Pyocin contraction rates were measured on a JASCO J-815 CD spectrometer at 203 nm over a 67–74°C range with an increment of 1°C. Pyocin concentration for contracted and non-contracted samples maintained equal to 0.1 mg/ml in 10 mM NaCl 10 mM phosphate buffer pH 7.0. Each measurement took 25 min. Change of ellipticity for non-contracted pyocins were temperature dependent.
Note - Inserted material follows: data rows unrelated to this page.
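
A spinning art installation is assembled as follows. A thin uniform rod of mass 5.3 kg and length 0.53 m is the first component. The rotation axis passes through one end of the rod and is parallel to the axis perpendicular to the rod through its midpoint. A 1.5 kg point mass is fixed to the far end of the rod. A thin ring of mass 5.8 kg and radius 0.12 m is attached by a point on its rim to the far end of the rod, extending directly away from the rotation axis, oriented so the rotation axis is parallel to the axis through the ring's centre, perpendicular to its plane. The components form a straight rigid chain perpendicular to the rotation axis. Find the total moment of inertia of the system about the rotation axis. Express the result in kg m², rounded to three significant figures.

3.45

Thin rod: I_cm = (1/12)ML² = (1/12)(5.3)(0.53)² = 0.12406 kg m²; centre at d = 0.265 m, so the parallel axis theorem gives I = 0.12406 + (5.3)(0.265)² = 0.49626 kg m².
Point mass: I_cm = 0; centre at d = 0.265 + 0.265 = 0.53 m, so the parallel axis theorem gives I = 0 + (1.5)(0.53)² = 0.42135 kg m².
Thin ring: I_cm = MR² = (5.8)(0.12)² = 0.08352 kg m²; centre at d = 0.265 + 0.265 + 0.12 = 0.65 m, so the parallel axis theorem gives I = 0.08352 + (5.8)(0.65)² = 2.534 kg m².
Total I = 0.49626 + 0.42135 + 2.534 = 3.4516 kg m².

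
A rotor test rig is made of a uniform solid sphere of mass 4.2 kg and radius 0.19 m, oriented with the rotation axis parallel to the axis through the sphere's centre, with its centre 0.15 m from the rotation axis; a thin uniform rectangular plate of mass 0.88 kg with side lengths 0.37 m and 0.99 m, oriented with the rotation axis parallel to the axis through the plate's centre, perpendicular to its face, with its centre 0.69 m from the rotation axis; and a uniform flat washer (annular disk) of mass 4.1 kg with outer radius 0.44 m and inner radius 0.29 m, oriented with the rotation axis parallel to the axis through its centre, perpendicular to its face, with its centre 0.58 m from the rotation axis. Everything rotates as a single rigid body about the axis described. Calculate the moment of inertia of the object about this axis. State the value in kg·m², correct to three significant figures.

Solid sphere: I_cm = (2/5)MR² = (2/5)(4.2)(0.19)² = 0.060648 kg·m²; centre at d = 0.15 m, so the parallel axis theorem gives I = 0.060648 + (4.2)(0.15)² = 0.15515 kg·m².
Rectangular plate: I_cm = (1/12)M(a²+b²) = (1/12)(0.88)[(0.37)² + (0.99)²] = 0.081913 kg·m²; centre at d = 0.69 m, so the parallel axis theorem gives I = 0.081913 + (0.88)(0.69)² = 0.50088 kg·m².
Annular disk: I_cm = (1/2)M(R²+r²) = (1/2)(4.1)[(0.44)² + (0.29)²] = 0.56928 kg·m²; centre at d = 0.58 m, so the parallel axis theorem gives I = 0.56928 + (4.1)(0.58)² = 1.9485 kg·m².
Total I = 0.15515 + 0.50088 + 1.9485 = 2.6046 kg·m².

2.60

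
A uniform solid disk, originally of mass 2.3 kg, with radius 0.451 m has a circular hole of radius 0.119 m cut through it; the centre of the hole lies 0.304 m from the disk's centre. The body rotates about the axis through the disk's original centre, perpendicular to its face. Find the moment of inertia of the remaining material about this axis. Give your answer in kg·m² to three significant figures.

Unpierced body about its centre: I₀ = (1/2)MR² = (1/2)(2.3)(0.451)² = 0.23391 kg·m².
The removed disk has mass m = M·(r/R)² = (2.3)(0.119/0.451)² = 0.16013 kg (same uniform areal density).
Its moment of inertia about the rotation axis (parallel-axis theorem): I_hole = (1/2)mr² + md² = (1/2)(0.16013)(0.119)² + (0.16013)(0.304)² = 0.015932 kg·m².
Treating the hole as negative mass, I = I₀ − I_hole = 0.23391 − 0.015932 = 0.21798 kg·m².

0.218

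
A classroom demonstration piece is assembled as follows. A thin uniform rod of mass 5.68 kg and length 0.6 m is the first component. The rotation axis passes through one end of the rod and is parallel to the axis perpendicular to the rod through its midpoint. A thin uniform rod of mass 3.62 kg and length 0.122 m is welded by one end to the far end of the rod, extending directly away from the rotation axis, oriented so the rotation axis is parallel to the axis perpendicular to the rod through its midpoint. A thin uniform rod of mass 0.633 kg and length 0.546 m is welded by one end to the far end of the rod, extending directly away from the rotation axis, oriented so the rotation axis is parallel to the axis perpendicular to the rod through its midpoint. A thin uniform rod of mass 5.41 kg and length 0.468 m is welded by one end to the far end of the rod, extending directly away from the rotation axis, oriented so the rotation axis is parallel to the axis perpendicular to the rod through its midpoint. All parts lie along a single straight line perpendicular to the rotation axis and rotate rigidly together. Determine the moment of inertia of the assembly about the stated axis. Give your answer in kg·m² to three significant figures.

Thin rod: I_cm = (1/12)ML² = (1/12)(5.68)(0.6)² = 0.1704 kg·m²; centre at d = 0.3 m, so I = I_cm + Md² gives I = 0.1704 + (5.68)(0.3)² = 0.6816 kg·m².
Thin rod: I_cm = (1/12)ML² = (1/12)(3.62)(0.122)² = 0.00449 kg·m²; centre at d = 0.3 + 0.3 + 0.061 = 0.661 m, so I = I_cm + Md² gives I = 0.00449 + (3.62)(0.661)² = 1.5861 kg·m².
Thin rod: I_cm = (1/12)ML² = (1/12)(0.633)(0.546)² = 0.015726 kg·m²; centre at d = 0.3 + 0.3 + 0.061 + 0.061 + 0.273 = 0.995 m, so I = I_cm + Md² gives I = 0.015726 + (0.633)(0.995)² = 0.64241 kg·m².
Thin rod: I_cm = (1/12)ML² = (1/12)(5.41)(0.468)² = 0.098743 kg·m²; centre at d = 0.3 + 0.3 + 0.061 + 0.061 + 0.273 + 0.273 + 0.234 = 1.502 m, so I = I_cm + Md² gives I = 0.098743 + (5.41)(1.502)² = 12.304 kg·m².
Total I = 0.6816 + 1.5861 + 0.64241 + 12.304 = 15.214 kg·m².

15.2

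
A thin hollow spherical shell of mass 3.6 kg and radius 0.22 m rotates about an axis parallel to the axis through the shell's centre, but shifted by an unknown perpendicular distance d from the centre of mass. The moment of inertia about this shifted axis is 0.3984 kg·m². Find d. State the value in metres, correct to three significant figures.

0.280

About the centre-of-mass axis, I_cm = (2/3)MR² = (2/3)(3.6)(0.22)² = 0.11616 kg·m².
Parallel axis theorem: I = I_cm + Md², so Md² = 0.3984 − 0.11616 = 0.28224 kg·m².
d = √(0.28224 / 3.6) = 0.28 m.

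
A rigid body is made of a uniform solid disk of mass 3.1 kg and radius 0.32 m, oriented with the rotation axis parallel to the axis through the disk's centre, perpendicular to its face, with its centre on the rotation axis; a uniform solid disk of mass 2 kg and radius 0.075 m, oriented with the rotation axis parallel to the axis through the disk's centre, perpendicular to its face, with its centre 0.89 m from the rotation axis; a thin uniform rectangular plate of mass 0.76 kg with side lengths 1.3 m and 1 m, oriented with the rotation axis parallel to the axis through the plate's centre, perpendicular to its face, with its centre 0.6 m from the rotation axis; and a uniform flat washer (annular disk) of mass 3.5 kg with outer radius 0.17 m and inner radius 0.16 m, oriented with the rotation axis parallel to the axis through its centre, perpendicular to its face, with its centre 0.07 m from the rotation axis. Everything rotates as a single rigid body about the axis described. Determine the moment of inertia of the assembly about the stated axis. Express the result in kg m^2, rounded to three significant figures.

Solid disk: I_cm = (1/2)MR² = (1/2)(3.1)(0.32)² = 0.15872 kg m^2; axis through the centre, so I = 0.15872 kg m^2.
Solid disk: I_cm = (1/2)MR² = (1/2)(2)(0.075)² = 0.005625 kg m^2; centre at d = 0.89 m, so I = I_cm + Md² gives I = 0.005625 + (2)(0.89)² = 1.5898 kg m^2.
Rectangular plate: I_cm = (1/12)M(a²+b²) = (1/12)(0.76)[(1.3)² + (1)²] = 0.17037 kg m^2; centre at d = 0.6 m, so I = I_cm + Md² gives I = 0.17037 + (0.76)(0.6)² = 0.44397 kg m^2.
Annular disk: I_cm = (1/2)M(R²+r²) = (1/2)(3.5)[(0.17)² + (0.16)²] = 0.095375 kg m^2; centre at d = 0.07 m, so I = I_cm + Md² gives I = 0.095375 + (3.5)(0.07)² = 0.11253 kg m^2.
Total I = 0.15872 + 1.5898 + 0.44397 + 0.11253 = 2.305 kg m^2.

2.31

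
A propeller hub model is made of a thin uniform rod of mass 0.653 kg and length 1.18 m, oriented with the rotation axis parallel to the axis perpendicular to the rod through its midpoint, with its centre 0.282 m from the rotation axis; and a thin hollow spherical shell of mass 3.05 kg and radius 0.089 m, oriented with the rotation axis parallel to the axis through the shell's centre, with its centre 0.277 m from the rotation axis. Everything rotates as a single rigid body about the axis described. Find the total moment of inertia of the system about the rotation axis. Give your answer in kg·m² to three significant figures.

Thin rod: I_cm = (1/12)ML² = (1/12)(0.653)(1.18)² = 0.07577 kg·m²; centre at d = 0.282 m, so I = I_cm + Md² gives I = 0.07577 + (0.653)(0.282)² = 0.1277 kg·m².
Spherical shell: I_cm = (2/3)MR² = (2/3)(3.05)(0.089)² = 0.016106 kg·m²; centre at d = 0.277 m, so I = I_cm + Md² gives I = 0.016106 + (3.05)(0.277)² = 0.25013 kg·m².
Total I = 0.1277 + 0.25013 = 0.37783 kg·m².

0.378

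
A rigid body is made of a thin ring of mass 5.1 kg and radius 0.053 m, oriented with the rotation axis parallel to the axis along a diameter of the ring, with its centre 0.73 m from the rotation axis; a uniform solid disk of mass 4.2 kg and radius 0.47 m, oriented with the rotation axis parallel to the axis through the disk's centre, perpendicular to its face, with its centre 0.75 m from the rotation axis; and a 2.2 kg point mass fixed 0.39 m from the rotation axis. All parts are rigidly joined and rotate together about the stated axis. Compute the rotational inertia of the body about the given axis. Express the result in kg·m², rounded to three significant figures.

5.89

Thin ring: I_cm = (1/2)MR² = (1/2)(5.1)(0.053)² = 0.0071629 kg·m²; centre at d = 0.73 m, so the parallel axis theorem gives I = 0.0071629 + (5.1)(0.73)² = 2.725 kg·m².
Solid disk: I_cm = (1/2)MR² = (1/2)(4.2)(0.47)² = 0.46389 kg·m²; centre at d = 0.75 m, so the parallel axis theorem gives I = 0.46389 + (4.2)(0.75)² = 2.8264 kg·m².
Point mass: I_cm = 0; centre at d = 0.39 m, so the parallel axis theorem gives I = 0 + (2.2)(0.39)² = 0.33462 kg·m².
Total I = 2.725 + 2.8264 + 0.33462 = 5.886 kg·m².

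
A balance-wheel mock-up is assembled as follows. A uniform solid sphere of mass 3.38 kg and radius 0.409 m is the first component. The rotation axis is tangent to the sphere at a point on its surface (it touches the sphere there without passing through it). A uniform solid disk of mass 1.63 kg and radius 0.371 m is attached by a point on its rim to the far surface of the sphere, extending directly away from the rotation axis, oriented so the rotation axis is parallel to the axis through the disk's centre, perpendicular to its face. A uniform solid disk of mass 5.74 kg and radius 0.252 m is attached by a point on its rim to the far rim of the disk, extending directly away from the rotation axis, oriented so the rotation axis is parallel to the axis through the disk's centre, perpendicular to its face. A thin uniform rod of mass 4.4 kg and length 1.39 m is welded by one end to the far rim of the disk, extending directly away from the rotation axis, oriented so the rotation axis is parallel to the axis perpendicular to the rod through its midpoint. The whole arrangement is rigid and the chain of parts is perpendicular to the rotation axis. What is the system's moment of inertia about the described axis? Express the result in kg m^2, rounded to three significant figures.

Solid sphere: I_cm = (2/5)MR² = (2/5)(3.38)(0.409)² = 0.22616 kg m^2; centre at d = 0.409 m, so the parallel axis theorem gives I = 0.22616 + (3.38)(0.409)² = 0.79157 kg m^2.
Solid disk: I_cm = (1/2)MR² = (1/2)(1.63)(0.371)² = 0.11218 kg m^2; centre at d = 0.409 + 0.409 + 0.371 = 1.189 m, so the parallel axis theorem gives I = 0.11218 + (1.63)(1.189)² = 2.4165 kg m^2.
Solid disk: I_cm = (1/2)MR² = (1/2)(5.74)(0.252)² = 0.18226 kg m^2; centre at d = 0.409 + 0.409 + 0.371 + 0.371 + 0.252 = 1.812 m, so the parallel axis theorem gives I = 0.18226 + (5.74)(1.812)² = 19.029 kg m^2.
Thin rod: I_cm = (1/12)ML² = (1/12)(4.4)(1.39)² = 0.70844 kg m^2; centre at d = 0.409 + 0.409 + 0.371 + 0.371 + 0.252 + 0.252 + 0.695 = 2.759 m, so the parallel axis theorem gives I = 0.70844 + (4.4)(2.759)² = 34.202 kg m^2.
Total I = 0.79157 + 2.4165 + 19.029 + 34.202 = 56.438 kg m^2.

56.4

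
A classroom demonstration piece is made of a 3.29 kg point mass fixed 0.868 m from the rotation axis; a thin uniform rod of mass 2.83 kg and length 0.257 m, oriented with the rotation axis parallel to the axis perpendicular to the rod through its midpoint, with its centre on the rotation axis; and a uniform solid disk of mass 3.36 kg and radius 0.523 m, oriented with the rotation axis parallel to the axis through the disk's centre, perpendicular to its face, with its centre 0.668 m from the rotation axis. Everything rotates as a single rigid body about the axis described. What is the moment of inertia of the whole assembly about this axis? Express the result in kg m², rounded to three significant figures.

Point mass: I_cm = 0; centre at d = 0.868 m, so I = I_cm + Md² gives I = 0 + (3.29)(0.868)² = 2.4788 kg m².
Thin rod: I_cm = (1/12)ML² = (1/12)(2.83)(0.257)² = 0.015577 kg m²; axis through the centre, so I = 0.015577 kg m².
Solid disk: I_cm = (1/2)MR² = (1/2)(3.36)(0.523)² = 0.45953 kg m²; centre at d = 0.668 m, so I = I_cm + Md² gives I = 0.45953 + (3.36)(0.668)² = 1.9588 kg m².
Total I = 2.4788 + 0.015577 + 1.9588 = 4.4532 kg m².

4.45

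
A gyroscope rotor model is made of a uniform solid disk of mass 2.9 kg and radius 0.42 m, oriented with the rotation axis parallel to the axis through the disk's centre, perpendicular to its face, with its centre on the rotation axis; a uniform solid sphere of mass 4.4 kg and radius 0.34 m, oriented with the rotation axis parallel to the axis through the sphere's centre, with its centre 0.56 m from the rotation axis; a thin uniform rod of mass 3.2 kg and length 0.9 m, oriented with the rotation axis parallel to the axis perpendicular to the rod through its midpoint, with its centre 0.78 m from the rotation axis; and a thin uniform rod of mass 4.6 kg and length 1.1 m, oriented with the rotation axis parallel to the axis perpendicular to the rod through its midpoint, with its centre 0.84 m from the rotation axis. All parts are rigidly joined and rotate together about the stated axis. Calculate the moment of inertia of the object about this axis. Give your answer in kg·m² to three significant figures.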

It wasn’t temperature dependent for contracted control samples. For data analysis, we averaged curves for each contracted sample and a resulting control curve subtracted from each contraction rate measurement of a cognate non-contracted sample. First two min of every measurement were trimmed as they correspond to a sample being heated up to desirable temperature and do not show pyocin contraction. Exponents were fitted into subtracted and trimmed data and the rate constants were determined with the help of MatLab CFTool (MathWorks). Arrhenius modeling of activation energy was also done in MatLab.

Data Availability

CryoEM maps and the associated atomic models have been deposited to EMDB, PDB under the accession numbers EMD-20526/PDB:6PYT (pre-contraction helical trunk), EMD-20643/PDB:6U5B (pre-contraction baseplate), EMD-20646/PDB:6U5H (pre-contraction hub in C3 symmetry), EMD-20644/PDB:6U5F (pre-contraction collar), EMD-20647/PDB:6U5J (post-contraction collar) and EMD-20648/PDB:6U5K (post-contraction baseplate), respectively. X-ray crystal structures have been deposited to PDB under the accession numbers 5CES (PA0618 C-terminal domain), 4S36 (PA0616 C-terminal domain) and 4S37 (full length PA0616). All other data are available from the corresponding authors upon reasonable request.

Code Availability

Modified version of MotionCorr 1 is available on GitHub, licensed under GPLv3 (gepeng1983/motioncorr1exp). Relion 1.2 with helical reconstruction patch is available on GitHub, licensed under GPLv2 (gepeng1983/relion12exp). A later version of Relion (1.4) with the same patch is also available on GitHub (gepeng1983/relion14exp).